Effects of OC exposure
Direct exposure to OC results in a painful burning sensation of the skin and mucous membranes. It causes stinging, redness and an involuntary closing of the eyes. OC can also cause a variety of immediate but temporary respiratory symptoms, which could be coughing, gagging and an inability to speak. OC has the potential to work quickly, but full effect can take approximately 30-45 seconds. Effects can last from 30-45 minutes, depending on the individual and any decontamination procedures used.

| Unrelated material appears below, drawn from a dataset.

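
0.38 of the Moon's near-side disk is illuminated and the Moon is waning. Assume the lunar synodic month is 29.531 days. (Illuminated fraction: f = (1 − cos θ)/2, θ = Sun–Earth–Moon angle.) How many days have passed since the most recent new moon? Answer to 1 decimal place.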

The best way to minimize and shorten the effects of direct or indirect OC exposure is to flush the eyes with cool water, and remain in a well-ventilated area, whether indoors or out. Washing affected areas with a mild, unscented dishwashing soap can help break down the OC resin and speed recovery time. Never “rub” the eyes—this can cause damage to the cornea.
Law enforcement vs. civilian use of OC spray
Most every law enforcement agency and officer uses some form of pepper spray. It has proven effective for crowd control, and against resistive arrestees. While there are far too many variables to list, the goal for officers using OC is to gain control. In a civilian setting, however, the primary goal of using OC spray is to disengage—to provide a means of escape from an attack or potentially dangerous situation. The same tool, used in two entirely different settings, accomplishes the “3 Ds” of defensive tactics:
• Distract: The painful burning sensation and involuntary closing of the eyes can divert the focus, attention and intention of an attacker.
• Disorient: OC exposure can confuse an attacker's sense of movement, positioning or surroundings. The subject’s focus on pain can allow am office the opportunity to gain control, or the civilian a chance to escape.
• Disable: A direct result of inhalation of the spray is coughing, gagging and shortness of breath which can temporarily weaken and limit an attacker's physical movement or actions.
Note that while OC does not affect everyone the same, a 2018 study by the Wake Forest University School of Medicine concluded that pepper spray reduces aggressive behavior by up to 90% on average. Also consider that OC devices employing a cone-shaped mist pattern (as opposed to streams or gels) can accelerate the respiratory effects. ASP’s Defender OC products employ this type of spray pattern.
As with all defense and control skills, success with OC depends on effective training. Such training should incorporate understanding of principles, proper use of the tools, and body mechanics. Finally, in the LE realm, OC—like all of our tools—is just one element in the use of force. Effectiveness and safety in a potentially dangerous situation is not just a matter of having the right equipment. All of your skills come to bear in confrontations with resistive and combative subjects.